Na afloop was ik uitgeput. Nee, Gadsby bood geen enkele uitweg voor de spanning, conflicten, woede en inzichten die ze had opgewekt. Maar van haar heb ik in anderhalf uur meer geleerd dan van zowat ieder ander. En ze maakte me nog aan het lachen ook.

[Beeld: Viv Smythe / 2009 Adelaide Fringe Festival, via Flickr]

De hoeders van de homobeweging

Beeld; BNN/VaraDe historie van drag queens is rijk, ook in Amsterdam. Van restaurant LeTo in de jaren ’70, via Mazzo en de iT in de jaren ’90, tot aan The Queen’s Head; van Hellun Zelluf en Dolly Bellefleur tot aan Jennifer Hopelezzz, die in 2010 eigenlijk nachtburgemeester van de stad had moeten worden.

Drag queens zijn glitter & glamour – en meer dan dat. Ze munten uit in hechte solidariteit. Ze zijn van oudsher hoeders: wijze, brutale, door de wol geverfde, dappere beschermengelen van al het jonge homoseksuele en transgender grut dat elders verstoten en uitgespuugd werd. De film Paris Is Burning uit 1990 en de serie Pose – nu bezig aan zijn tweede seizoen – tonen hoe drag queens altoos een krachtig toevluchtsoord wisten te scheppen voor jongeren die omdat ze queer waren, door hun ouders uit huis waren geschopt, maatschappelijk werden vertrapt, of anderszins met hun ziel onder hun arm liepen.

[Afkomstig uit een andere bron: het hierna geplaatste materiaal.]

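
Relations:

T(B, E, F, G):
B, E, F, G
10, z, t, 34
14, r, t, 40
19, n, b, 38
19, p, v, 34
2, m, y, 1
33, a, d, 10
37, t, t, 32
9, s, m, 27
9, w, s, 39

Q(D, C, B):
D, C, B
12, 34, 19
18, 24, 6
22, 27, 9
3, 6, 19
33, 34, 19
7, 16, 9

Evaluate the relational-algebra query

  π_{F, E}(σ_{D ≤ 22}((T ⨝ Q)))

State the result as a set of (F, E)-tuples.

Natural join on B: {(19, n, b, 38, 12, 34), (19, n, b, 38, 3, 6), (19, n, b, 38, 33, 34), (19, p, v, 34, 12, 34), (19, p, v, 34, 3, 6), (19, p, v, 34, 33, 34), (9, s, m, 27, 22, 27), (9, s, m, 27, 7, 16), (9, w, s, 39, 22, 27), (9, w, s, 39, 7, 16)}
σ[D ≤ 22]: keep tuples satisfying D ≤ 22 → {(19, n, b, 38, 12, 34), (19, n, b, 38, 3, 6), (19, p, v, 34, 12, 34), (19, p, v, 34, 3, 6), (9, s, m, 27, 22, 27), (9, s, m, 27, 7, 16), (9, w, s, 39, 22, 27), (9, w, s, 39, 7, 16)}
π[F, E]: project onto (F, E) (4 duplicate(s) eliminated) → {(b, n), (m, s), (s, w), (v, p)}

{(b, n), (m, s), (s, w), (v, p)}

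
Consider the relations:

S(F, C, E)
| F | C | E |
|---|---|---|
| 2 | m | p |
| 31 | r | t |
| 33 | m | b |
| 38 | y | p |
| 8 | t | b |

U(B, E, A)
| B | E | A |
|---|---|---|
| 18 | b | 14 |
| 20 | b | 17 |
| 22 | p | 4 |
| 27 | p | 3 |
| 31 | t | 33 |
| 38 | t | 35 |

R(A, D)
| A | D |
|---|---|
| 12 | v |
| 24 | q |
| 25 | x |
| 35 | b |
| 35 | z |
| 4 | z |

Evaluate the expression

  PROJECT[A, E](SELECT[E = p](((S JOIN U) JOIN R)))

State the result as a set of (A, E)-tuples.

{(4, p)}

Joining S and U on E yields {(2, m, p, 22, 4), (2, m, p, 27, 3), (31, r, t, 31, 33), (31, r, t, 38, 35), (33, m, b, 18, 14), (33, m, b, 20, 17), (38, y, p, 22, 4), (38, y, p, 27, 3), (8, t, b, 18, 14), (8, t, b, 20, 17)}.
Joining (S JOIN U) and R on A yields {(2, m, p, 22, 4, z), (31, r, t, 38, 35, b), (31, r, t, 38, 35, z), (38, y, p, 22, 4, z)}.
Filtering on E = p leaves {(2, m, p, 22, 4, z), (38, y, p, 22, 4, z)}.
Projecting to A, E (1 duplicate(s) eliminated): {(4, p)}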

Wat drag queens doen, is alles uitvergroten, onderwijl heilige huisjes omver schoppend. Ze spotten met noties van mannelijkheid versus vrouwelijkheid, van hetero versus homo. Ook een man kan gerust een vrouw zijn, sterker: een explosiever vrouw. Want een drag queen is niet te beroerd om er in geval van nood op los te timmeren, getuige het feit dat zij, samen met transgenders, degenen waren die het hardst vochten tijdens de Stonewall Riots in 1969. Die rellen waren het keerpunt voor de homobeweging.

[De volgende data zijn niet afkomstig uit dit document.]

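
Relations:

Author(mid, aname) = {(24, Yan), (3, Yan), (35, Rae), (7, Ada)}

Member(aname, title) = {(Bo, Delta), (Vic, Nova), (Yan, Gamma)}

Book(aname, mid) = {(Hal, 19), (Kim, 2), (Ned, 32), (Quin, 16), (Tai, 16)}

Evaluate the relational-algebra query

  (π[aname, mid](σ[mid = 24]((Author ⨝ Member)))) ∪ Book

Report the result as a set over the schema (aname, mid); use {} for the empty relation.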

Drag queens dragen uit hoe politiek en ideologie ieders dagelijks leven doordesemt, en maken voor de buitenstaander expliciet wat het betekent om af te wijken van de norm. Bonuspunten: ze doen dat met flair en humor. Daarom was het zo fascinerend wat Hellun Zelluf begin jaren ’90 met haar Gay Dating Show deed: ze persifleerde de datingprogramma’s die toen in opkomst waren, deed onderwijl aan voorlichting over aids en keerde zich tegen de angstige lijn die het COC indertijd koos. Het COC predikte dat homo’s niet meer moesten neuken; Hellun zei: ga je goddelijke gang, maar gebruik steviger condooms. Ondertussen zamelde ze geld in voor de aidsbestrijding.

Dus toen ik hoorde dat drie Nederlandse drag queens een programma voor de publieke omroep gingen maken, werd ik blij. En inderdaad: niet eerder raakte ik zo gefascineerd door een make-over programma op tv. De diva in mij was razend knap: drie begenadigde queens die hun eigen ervaringen inzetten om vrouwen die in het slop zijn geraakt, een boost te geven.

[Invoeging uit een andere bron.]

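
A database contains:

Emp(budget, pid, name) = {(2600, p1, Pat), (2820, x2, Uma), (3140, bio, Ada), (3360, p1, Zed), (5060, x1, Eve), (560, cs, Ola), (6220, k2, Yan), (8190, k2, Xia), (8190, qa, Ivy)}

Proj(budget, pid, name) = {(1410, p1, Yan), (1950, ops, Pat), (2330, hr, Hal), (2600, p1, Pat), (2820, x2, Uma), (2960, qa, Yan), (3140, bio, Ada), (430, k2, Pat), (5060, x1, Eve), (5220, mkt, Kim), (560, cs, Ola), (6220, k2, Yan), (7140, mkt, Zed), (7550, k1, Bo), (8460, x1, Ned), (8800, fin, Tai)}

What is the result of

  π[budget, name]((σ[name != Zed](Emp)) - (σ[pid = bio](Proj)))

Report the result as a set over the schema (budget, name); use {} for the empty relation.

Apply σ_{name != Zed}; surviving tuples: {(2600, p1, Pat), (2820, x2, Uma), (3140, bio, Ada), (5060, x1, Eve), (560, cs, Ola), (6220, k2, Yan), (8190, k2, Xia), (8190, qa, Ivy)}
Apply σ_{pid = bio}; surviving tuples: {(3140, bio, Ada)}
Set difference of the two operands is {(2600, p1, Pat), (2820, x2, Uma), (5060, x1, Eve), (560, cs, Ola), (6220, k2, Yan), (8190, k2, Xia), (8190, qa, Ivy)}.
Keep only column(s) budget, name: {(2600, Pat), (2820, Uma), (5060, Eve), (560, Ola), (6220, Yan), (8190, Ivy), (8190, Xia)}

{(2600, Pat), (2820, Uma), (5060, Eve), (560, Ola), (6220, Yan), (8190, Ivy), (8190, Xia)}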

Maar ik miste de politiek. Diva Hoax LeBeau spreekt daar in een interview wel over: hij was lang benauwd om als homo als ‘onmannelijk’ gezien te worden. Pas als drag queen besefte hij: ‘Ik ben gewoon een verwijfde flikker, and fuck you all.’ Daarmee politiseerde hij vrouwelijkheid, mannelijkheid en homoseksualiteit.

Ik hoop op een tweede seizoen. En dat de diva’s zich dan niet alleen over vrouwen ontfermen, maar ook over all the in-betweens.

[Beeld: BNN/Vara. Van links naar rechts: Lady Galore, Hoax LeBeau, Envy Peru.]